Eben habe ich einen alten TED Talk, in dem Will Wright über das Spore redet angeschaut. Darin erzählt er, dass er das Spiel mehr wie ein Spielzeug begriff, mit dem sogar Kinder schon ein Gefühl sowohl für die Entwicklung des Lebens, des Technologischen Fortschritts, der unwahrscheinlichen Größe der Galaxie und sogar globale klimatische Zusammenhänge bekommen können.

Und rückblickend würde ich sagen, dass er erreicht hat, was er bezwecken wollte. Und, dass diese Intention womöglich auch ganz schön herausragend war, wenn man bedenkt, dass Computerspiele selbst heute noch von der ganz überschwänglichen Masse an Menschen als Programme zur persönlichen Zerstreuung wahrgenommen und auch designt werden.

In den letzten Jahren wurden ein Haufen Dogmen infrage gestellt, was ein Spiel denn sei und wie man es zu bewerten hätte. Spiele wie 'This War of Mine', Shelter, Everything, Papers Please oder Walking Simulator haben bewiesen, dass eine ganze Reihe von Qualitäten an einem Spiel existieren können, die nicht tolle Grafik oder mitreißendes Gameplay sein müssen. Und zwar Qualitäten, die nicht nur Kritiker in ihren Elfenbeintürmen in homöopathischen Dosen degustieren, sondern die einen realen Markt haben. Echte Menschen kaufen und mögen solche Spiele!

Wenn ich mit meinem heutigen Zugang, den ich zu Spielen besitze, Spore anschaue, dann halte ich das für ein ganz großartiges Spiel. Ich empfinde das Bedürfnis, es mit meinen Neffen irgendwann zu spielen, weil sich ihnen meines Erachtens nach dort eine Perspektive eröffnet, aus welcher ihnen große Zusammenhänge sinnlich erfahrbar gemacht werden. Mir fällt kein anderes Spiel ein, welches auch nur annähernd das selbe erreichen möchte oder gar könnte. (...höchstens 'everything', aber das umfasst nur einen Bruchteil der Themen, die in Spore aufgegriffen werden.)

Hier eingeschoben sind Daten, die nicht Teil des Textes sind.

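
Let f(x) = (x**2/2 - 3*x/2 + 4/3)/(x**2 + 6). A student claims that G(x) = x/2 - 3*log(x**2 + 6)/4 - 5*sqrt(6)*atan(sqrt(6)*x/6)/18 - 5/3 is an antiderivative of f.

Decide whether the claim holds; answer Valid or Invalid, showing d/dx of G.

d/dx[G] = (3*x**2 - 9*x + 8)/(6*x**2 + 36)
This equals f(x) exactly, so the claim holds.

Valid - the claim checks out under differentiation.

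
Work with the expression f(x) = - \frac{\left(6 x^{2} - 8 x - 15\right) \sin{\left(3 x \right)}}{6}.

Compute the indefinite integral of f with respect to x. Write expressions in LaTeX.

F(x) = \frac{18 x^{2} \cos{\left(3 x \right)} - 12 x \sin{\left(3 x \right)} - 24 x \cos{\left(3 x \right)} + 8 \sin{\left(3 x \right)} - 49 \cos{\left(3 x \right)}}{54} + C

Since d/dx undoes antidifferentiation here, F'(x) = f(x) is required of F(x).
Check: d/dx[\frac{18 x^{2} \cos{\left(3 x \right)} - 12 x \sin{\left(3 x \right)} - 24 x \cos{\left(3 x \right)} + 8 \sin{\left(3 x \right)} - 49 \cos{\left(3 x \right)}}{54}] = - x^{2} \sin{\left(3 x \right)} + \frac{4 x \sin{\left(3 x \right)}}{3} + \frac{5 \sin{\left(3 x \right)}}{2}, which equals f(x).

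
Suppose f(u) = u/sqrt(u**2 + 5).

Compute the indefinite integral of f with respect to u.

F(u) = sqrt(u**2 + 5) + C

The substitution w = u**2 + 5 works: f is exactly (dF/dw)*(dw/du) for that inner function.
Check: d/du[sqrt(u**2 + 5)] = u/sqrt(u**2 + 5) = f(u).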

Ich habe das Gefühl als ob Will Wright mit seinem Zugang zu Spielen einfach schon zehn Jahre voraus war. Und die Verfasser der Reviews damit umgekehrt zehn Jahre hinterher. Ich habe den Eindruck, als mangelte es sowohl Kritikerinnen, als auch Spielrinnen damals schlicht an den Voraussetzungen die eigentlichen Qualitäten des Spiels wahrzunehmen. Deswegen halte ich es für spannend, es aus heutiger Perspektive noch einmal von neuen zu begutachten.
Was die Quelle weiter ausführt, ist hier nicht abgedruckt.